Von Günter, 09.01.2019

DAVID ALLRED/ DOTSCHY REINHARDT/ NEW MASTERSOUNDS/ AMIGO THE DEVIL/ QUINTETO ASTOR PIAZZOLLA/ SUNNA GUNNLAUGS

Da sind wir wieder. Die Feier- und Freizeit-Orgie des Jahresendes hinter uns gebracht und dann: Same Procedure as every Year.

Den Anfang macht in diesem Jahr der Multi-Instrumentalist DAVID ALLRED. Sein „The Transition“ ist für mich eine der schönsten ‚chillout‘ CDs überhaupt. Ohne Rhythmus-Maschine, sei sie auch noch so dezent eingesetzt, lediglich synthetische Streicher, die Peter Broderick beisteuert. David spielt im Wesentlichen Kontrabass und Trompete und singt bisweilen dazu. Erfindet wunderbar fliessende Melodien, schmückt diese mit lang anhaltenden Tönen zu kleinen Preziosen und scheut dabei auch nicht vor Ähnlichkeiten mit noch lebenden Soundtracks (Twin Peaks) zurück. Smartphone aus, das Vergehen von Zeit geniessen.

Jazz aus Deutschland

Der Name verrät es, sie stammt aus der ‚Musiker-Dynastie‘. DOTSCHY REINHARDT zupft jedoch nicht die Gitarre, sondern sie singt. Auf „Chaplin’s Secret“ huldigt sie der Musik, die ihr Leben beeinflusst hat. In 15 Tracks, davon 8 selbst verfassten, verarbeitet sie Ragtime, Hot Club, Swing, Brasil, Balladen, singt in Englisch und Romani und bewegt sich dabei mit ihrer klaren, kräftigen Stimme souverän auf allen Untergründen. Auf die absolut kompetent besetzte Band kann sie dabei in allen Lagen bauen. Chaplin’s ‚Swing little Girl‘ ist in ihrer Version diese besondere Erwähnung wert.

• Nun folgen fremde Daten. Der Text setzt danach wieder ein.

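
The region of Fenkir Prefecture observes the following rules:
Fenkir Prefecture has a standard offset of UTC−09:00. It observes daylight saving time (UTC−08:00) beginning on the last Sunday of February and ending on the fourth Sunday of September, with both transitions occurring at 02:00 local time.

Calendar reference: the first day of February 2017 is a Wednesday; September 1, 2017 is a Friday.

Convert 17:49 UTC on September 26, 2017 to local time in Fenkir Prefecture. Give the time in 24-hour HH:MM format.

1 February 2017 is a Wednesday, so Sundays fall on 5, 12, 19, 26; the last is February 26.
1 September 2017 is a Friday, so the first Sunday is September 3 and the fourth is September 24.
At the standard offset (UTC−09:00), 17:49 UTC − 9h = 08:49 Fenkir Prefecture standard time.
Daylight saving runs 26 February – 24 September; the standard-time date in Fenkir Prefecture, September 26, 2017, is outside that window, so Fenkir Prefecture is on standard time at UTC−09:00.
17:49 UTC − 9h = 08:49 local.

08:49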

Immer eine Erwähnung wert ist ein neues Werk der NEW MASTERSOUNDS. Auch wenn sie schon seit gut 20 Jahren mit 16 Platten im Gepäck das Wesentliche schon längst gespielt haben. Diese britischen Veteranen des Funk- und Souljazz legen mit „The Nashville Session 2“ wieder ein fulminantes Set vor. Komplett instrumental, live eingespielt und ohne jede Nachbearbeitung auf Tonträger festgehalten, zeigen die 4 Herren, dass jahrelange Routine bei ihnen nicht zu Langeweile, sondern zu hervorragenden instrumentalen Fähigkeiten geführt hat. Wesentlicher Unterschied zu den Vorgängern, statt der Hammond spielt Joe Tatton auf diversen Keyboards/Pianos und einem analogen Synthi.

AMIGO THE DEVIL ist ja schon kein gefälliger Künstlername. Entsprechend düstere menschliche Inhalte finden sich auf „Everything is fine“. Mal in sanfter Singer/Songwriter-Manier arrangiert, mit Banjo allein oder mit kräftiger rockender Band. Ebenfalls live im Studio direkt auf Band festgehalten schwankt sein Vortrag zwischen wütender Klage, der Altersweisheit eines J. Cash und der Melodie-Verliebtheit von Simon und Garfunkel. Etwas gewöhnungsbedürftig, aber dann umso besser.

Jazz aus Argentinien

Die Frage ist: Richtet sich „Revolucionario“ eher an Jazz affine Tango-Freunde oder umgekehrt? Das QUINTETO ASTOR PIAZZOLLA, von seiner Frau Laura ins Leben gerufen, besteht aus 5 virtuosen Solisten, die in der Lage sind, Piazzollas ‚revolutionären‘ Ansatz zur Erneuerung des Tangos nicht nur adäquat zu spielen, sondern auch weiter zu führen. So findet sich auf dieser CD eher weniger Musik zur tänzerischen Umsetzung, als vielmehr jazzige Interpretation des Themas, mit rhythmischen Tücken und instrumentaler Verve. Nicht konservativ und gefällig, sondern forsch und fordernd.


Jazz aus Island

Eine wunderbar ausgewogene Jazz-Trio plus Trompeter CD ist „Ancestry“ der isländischen Pianistin SUNNA GUNNLAUGS. Entspannte, flüssige Tonfolgen, melodisch aber ohne Kitsch und dazu auf einigen Tracks der melancholische Trompetenton von Verneri Pohjola verbreiten Atmosphäre. Darunter der Kontrabass mit seinen eigenen Melodien und ein Drummer, der das Ganze energisch, jedoch sehr dezent zusammenhält. George Michael’s ‚Wake me up before you go-go‘ habe ich mir in solch einer inspirierten Version nicht vorstellen können.